В генеральском Доме как раз и предполагался такой вот случай из большинства, только Пека вовремя не подсуетился с подписью. Пришлось вновь вызывать недовольную Никитишну, дожидаться ее приезда, собираться и ехать. Никитишна грозно кричала ему вслед, что она должна быть дома не позднее чем через полтора часа. Луиза прыгала вокруг нее на одной ножке — недавно научилась.
Разумеется, Копейкин не ожидал увидеть домоправительницу — так он про себя обозначил статус Тамары Мироновны — без чувств на полу, очень похожую на пожилую покойницу.
— Вы что же это, Тамармиронна, помирать задумали? — проорал он ей в ухо. — Так вам ведь ни духового оркестра, ни салюта пока не полагается…
Вытащил из кармана валидол, предназначенный для вдовиц принципиально иного образа мышления, с усилием впихнул пахучую таблетку женщине в плотно сжатый рот.
«Скорая помощь», грубый бородатый доктор в расстегнутом халате, с сильными крепкими пальцами, пищанье кардиографа, брезентовые носилки и — перекрывая все это, диагноз: «обширный инфаркт».
Тамара Мироновна, укрытая до подбородка клетчатым полушерстяным одеялом, уехала в бело-красной карете, никогда не превращающейся в тыкву.

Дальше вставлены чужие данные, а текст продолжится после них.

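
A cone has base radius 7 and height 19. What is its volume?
Volume = (1/3) * pi * r² * h
Volume = (1/3) * pi * 7² * 19
Volume = (1/3) * pi * 49 * 19
Volume = (1/3) * pi * 931
Volume = 974.94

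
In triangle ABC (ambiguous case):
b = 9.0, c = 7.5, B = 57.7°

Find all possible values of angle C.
sin(C)/c = sin(B)/b  →  sin(C) = c·sin(B)/b = 7.5·sin(57.7°)/9.0 = 0.704385
C₁ = arcsin(0.704385) = 44.78°,  C₂ = 180° - C₁ = 135.22°
Check C₂: A = 180° - 57.7° - 135.22° = -12.92° ≤ 0, rejected
C = 44.78° (one solution)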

Из своей комнаты выползла Розочка, кутаясь в огромный цветастый платок. Раскосые темные глаза опухли, длинные черные волосы по-вороньи как-то топорщились. Заплакала жалко, сморкаясь в шелковую платковую бахрому.

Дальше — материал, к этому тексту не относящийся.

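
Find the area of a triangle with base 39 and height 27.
Area = (1/2) * base * height
Area = (1/2) * 39 * 27
Area = 526.50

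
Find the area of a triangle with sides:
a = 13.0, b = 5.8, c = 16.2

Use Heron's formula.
s = (a+b+c)/2 = (13.0+5.8+16.2)/2 = 17.5
A = √(s(s-a)(s-b)(s-c)) = √(17.5·4.5·11.7·1.3)
A = √1197.79 = 34.61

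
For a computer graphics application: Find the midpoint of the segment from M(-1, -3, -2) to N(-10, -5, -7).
Midpoint = ((-1-10)/2, (-3-5)/2, (-2-7)/2) = (-5.5, -4, -4.5)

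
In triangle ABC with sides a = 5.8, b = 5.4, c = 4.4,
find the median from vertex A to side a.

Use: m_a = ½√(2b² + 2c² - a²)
m_a = ½√(2·5.4² + 2·4.4² - 5.8²)
m_a = ½√(58.32 + 38.72 - 33.64) = ½√63.4 = 3.981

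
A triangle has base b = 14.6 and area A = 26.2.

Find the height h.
A = ½bh  →  h = 2A/b
h = 2·26.2/14.6 = 3.589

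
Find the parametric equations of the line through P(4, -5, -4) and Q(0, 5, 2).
Direction vector d = Q - P = (-4, 10, 6)
x = 4 - 4t, y = -5 + 10t, z = -4 + 6t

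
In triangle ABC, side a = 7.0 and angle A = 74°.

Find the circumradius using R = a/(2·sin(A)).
R = a/(2·sin(A)) = 7.0/(2·sin(74°))
R = 7.0/(2·0.961262) = 7.0/1.922523 = 3.641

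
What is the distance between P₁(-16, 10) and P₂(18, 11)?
Using the distance formula: d = sqrt((x₂-x₁)² + (y₂-y₁)²)
dx = 18 - (-16) = 34
dy = 11 - 10 = 1
d = sqrt(34² + 1²) = sqrt(1156 + 1) = sqrt(1157) = 34.01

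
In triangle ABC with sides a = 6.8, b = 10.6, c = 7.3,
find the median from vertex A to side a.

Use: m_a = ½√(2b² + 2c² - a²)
m_a = ½√(2·10.6² + 2·7.3² - 6.8²)
m_a = ½√(224.72 + 106.58 - 46.24) = ½√285.06 = 8.442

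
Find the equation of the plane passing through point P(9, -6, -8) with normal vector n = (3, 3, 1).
d = n·P = (3)(9) + (3)(-6) + (1)(-8) = 1
Plane: 3x + 3y + z = 1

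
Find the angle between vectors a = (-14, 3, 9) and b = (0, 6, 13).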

Пека растерянно опустился на красивый стул с мягкой выпуклой спинкой, абсолютно не представляя, что ему делать. Пека молчал, потому что если он чему научился за годы безупречной службы, то это открывать рот только через пару секунд после появления в голове мысли, в крайнем случае — одновременно с этим. В голове было пусто.
Марго открыла меню в переплете коричневой искусственной кожи, провела рукой по бледной щеке, будто пытаясь стереть страх и боль, вопросительно посмотрела на Юраню:
— Ты что-нибудь из супов будешь? Первое блюдо?

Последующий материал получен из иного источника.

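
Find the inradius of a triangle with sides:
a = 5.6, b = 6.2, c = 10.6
s = (a+b+c)/2 = (5.6+6.2+10.6)/2 = 11.2
Area = √(s(s-a)(s-b)(s-c)) = √(11.2·5.6·5·0.6) = 13.7171
r = Area/s = 13.7171/11.2 = 1.225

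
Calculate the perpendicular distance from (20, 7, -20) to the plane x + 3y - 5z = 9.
d = |1(20) + 3(7) + (-5)(-20) - (9)| / √(1² + 3² + (-5)²) = 132/√35 = 22.31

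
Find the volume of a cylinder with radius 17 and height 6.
Volume = pi * r² * h
Volume = pi * 17² * 6
Volume = pi * 289 * 6
Volume = pi * 1734
Volume = 5447.52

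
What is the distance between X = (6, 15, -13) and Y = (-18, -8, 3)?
d = √[(-24)² + (-23)² + (16)²] = √1361 = 36.89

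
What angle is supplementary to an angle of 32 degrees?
Supplementary angles sum to 180 degrees.
Other angle = 180 - 32
Other angle = 148 degrees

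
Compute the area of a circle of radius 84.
Area = pi * r²
Area = pi * 84²
Area = pi * 7056
Area = 22167.08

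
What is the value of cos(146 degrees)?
cos(146 degrees) = -0.829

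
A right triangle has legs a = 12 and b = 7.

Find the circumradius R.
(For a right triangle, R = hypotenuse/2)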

Модный ресторан «Старая квартира» никогда не нравился Марго. Эти стилизации под коммуналки времен социализма — граненые стаканы, алюминиевые вилки, простые белые тарелки с вензелем «общепит» и песни Эдуарда Хиля — казались ей не забавными, а стыдноватыми и жалкими. Но Юраня привез ее пообедать именно сюда, возражать и спорить не было желания.
— Непременно буду, — отвлекаясь от необходимости изображать клоуна, Юраня делался серьезным даже излишне. — Здесь великолепные щи. С кислой капустой.
Юраня положил широкие ладони на клеенку в духе интерьера, изрисованную кувшинами и виноградными гроздьями.
— Удивительно, насколько грубые ошибки допускают домохозяйки, приготавливая щи! — оживленно произнес он.
Марго устало отложила меню. Позвала официанта. Невысокая коренастая девушка с бейджем «Ваша Танюша» открыла маленький блокнотик. Одета она была в школьную форму — коричневое платье, белый фартук. Красный галстук.
Марго почувствовала легкую тошноту. Есть расхотелось.
— Чаю мне, пожалуйста, — сказала она.
— Что ты, что ты, — забеспокоился Юраня, — что значит: чаю? Давай-ка возьми пюре с сосисками, салат какой-нибудь… Селедку под шубой… Мимозу…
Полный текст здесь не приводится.